A 2017 analysis of the program by Luis Alfredo Arriola Vega, a visiting scholar at the Baker Institute for Public Policy’s Mexico Center at Rice University, found there were many criticisms of the program, particularly regarding its goal of protecting migrants. Deportations “considerably increased,” the report noted, but the containment efforts “made routes more dangerous for people heading north.”
“Diverse sources … agree in pointing out that PFS [Programa Frontera Sur, or Southern Border Program] effectively hardened Mexican migration policy because of the consequences associated with increased control at or near the southern border,” Arriola Vega wrote.
We asked the White House press office for an explanation of Trump’s remarks, but we didn’t get a response. Ruiz Soto told us Trump might be referring to two arrest operations in Mexico on April 1. The Mexican newspaper El Universo reported that Mexican immigration authorities detained 338 migrants traveling in buses and 150 people on foot in the Mexican state of Chiapas, which borders Guatemala. Most of those detained were from Central American countries.

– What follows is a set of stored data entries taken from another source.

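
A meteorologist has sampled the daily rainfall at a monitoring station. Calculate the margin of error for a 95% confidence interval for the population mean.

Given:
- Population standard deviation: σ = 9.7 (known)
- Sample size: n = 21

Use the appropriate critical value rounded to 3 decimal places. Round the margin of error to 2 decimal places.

The population standard deviation σ is known, so use the z-interval margin of error formula.

For 95% confidence, z* = 1.96 (from standard normal table)

Margin of error formula for z-interval: E = z* × σ/√n

E = 1.96 × 9.7/√21
  = 1.96 × 2.116714
  = 4.1488

Rounded to 2 decimal places:

4.15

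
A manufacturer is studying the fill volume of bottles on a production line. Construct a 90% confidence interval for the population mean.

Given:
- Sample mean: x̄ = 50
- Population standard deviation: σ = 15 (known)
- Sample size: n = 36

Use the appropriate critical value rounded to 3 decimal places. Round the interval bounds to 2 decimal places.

The population standard deviation σ is known, so use a z-interval (standard normal critical value).

For 90% confidence, z* = 1.645 (from standard normal table)

Standard error: SE = σ/√n = 15/√36 = 2.500000

Margin of error: E = z* × SE = 1.645 × 2.500000 = 4.1125

Z-interval: x̄ ± E = 50 ± 4.1125 = (45.8875, 54.1125)

Rounded to 2 decimal places:

(45.89, 54.11)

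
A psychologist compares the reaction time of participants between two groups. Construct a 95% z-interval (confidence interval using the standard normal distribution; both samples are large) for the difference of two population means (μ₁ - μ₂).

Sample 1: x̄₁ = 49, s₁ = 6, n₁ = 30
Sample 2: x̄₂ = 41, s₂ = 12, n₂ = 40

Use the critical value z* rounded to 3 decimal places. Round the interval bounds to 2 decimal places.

Both samples are large (n₁ = 30 ≥ 30, n₂ = 40 ≥ 30), so a z-interval for the difference of means applies.

Point estimate: x̄₁ - x̄₂ = 49 - 41 = 8

Standard error: SE = √(s₁²/n₁ + s₂²/n₂)
= √(6²/30 + 12²/40)
= √(1.200000 + 3.600000)
= 2.190890

For 95% confidence, z* = 1.96 (from standard normal table)
Margin of error: E = z* × SE = 1.96 × 2.190890 = 4.2941

Z-interval: (x̄₁ - x̄₂) ± E = 8 ± 4.2941 = (3.7059, 12.2941)

Rounded to 2 decimal places:

(3.71, 12.29)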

But, again, Trump’s claim “that this is the first time in decades that Mexico is apprehending people in these numbers is false,” Schmidtke told us.
“What has changed recently,” she said, “is that the number of Central American migrants entering Mexico through its southern border has increased, and in January and February of 2019 the National Migration Institute of Mexico began offering members of caravans a ‘fast-track’ humanitarian visa which allowed migrants to enter and travel freely in Mexico and afforded them certain protections.”
But the Mexican government stopped issuing those humanitarian visas in February. On March 28, the Associated Press reported that Mexico’s interior secretary said the country would launch a “containment” plan for migrants at the Isthmus of Tehuantepec, the narrowest part of southern Mexico.
Associated Press, March 28: Interior Secretary Olga Sanchez Cordero said the situation is complicated by a caravan of roughly 2,500 migrants heading north and fears of a much larger “mother caravan” possibly forming in Honduras.
“We are going to locate our migration installations, of Federal Police and civil protection, harmoniously and with collaboration among all the federal government agencies in such a way that we have containment in the Isthmus of Tehuantepec,” she said in comments a day after meeting with U.S. Secretary of Homeland Security Kirstjen Nielsen. “It’s going to be a big change.”
Schmidtke told us: “It’s unclear what they mean yet by ‘containment,’ but it’s clear Mexico is beginning to succumb to some pressure for the United States to increase their enforcement strategies.”